Sıvı suya ise rastlamak çok zordur. Çünkü bu suyun bulunacağı ortamın suyun buharlaşmasını engelleyecek bir sıcaklıkta olması gerekir. Bu mükemmel dengeyi tespit edebildiğimiz iki konum bulunuyor; birisi  yıldızın yörüngesinde dolanan bir gezegenin yüzeyinde bulunan suyun sıvı halde kalabilmesini destekleyecek oranda ısı aldığı, ne suyun tümüyle buz tutacağı kadar soğuk, ne de tümüyle buharlaşacağı kadar sıcak olmayan yörünge uzaklığı olan yaşanabilir bölgesi; diğeri de gel-git ısısının gerekli enerjiyi ürettiği ve Güneş sistemimizin dış gezegenlerinin bazı uydularında yer alan buz çatlaklarının altıdır.

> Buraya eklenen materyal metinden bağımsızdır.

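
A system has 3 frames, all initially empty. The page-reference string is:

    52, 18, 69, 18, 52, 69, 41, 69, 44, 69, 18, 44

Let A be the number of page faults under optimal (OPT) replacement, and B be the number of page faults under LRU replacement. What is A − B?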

Ancak sadece saf sıcaklık yeterli değildir. Yaşam; etrafta dolaşma, yemek yeme ve üreme gibi şeyleri yapabilmek için enerji kullanan karmaşık bir süreçtir. Bütün bu süreçler mükemmel bir şekilde etkili olmadığı için ortaya artık ısı da çıkarırlar. Ve bu artık ısının çevreden güvenli bir şekilde atılması gerekir yoksa başlayan yaşamı öldürecek derecede sıcaklıkları arttıracak sera gazı senaryoları ortaya çıkabilir.

Dünya’da bu artık ısıyı kızılötesi radyasyon şeklinde uzayın boşluğuna atıyoruz. Bir enerji kaynağı ile tüm atıkları koyacağımız yer arasındaki bu karşıtlık, aynı gezegenimizde olduğu gibi benzer bir düzene sahip başka bir gezegende de yaşamın gelişmesine muhtemelen olanak sağlayacaktır.

Sıcak Canavarlar

Kara delikler isimlerinden anlaşılacağı üzere karanlıklardır, çünkü çevrelerine ışık yaymazlar. Ancak çok güçlü kütle çekimleri de onları evrende eşsiz kılar.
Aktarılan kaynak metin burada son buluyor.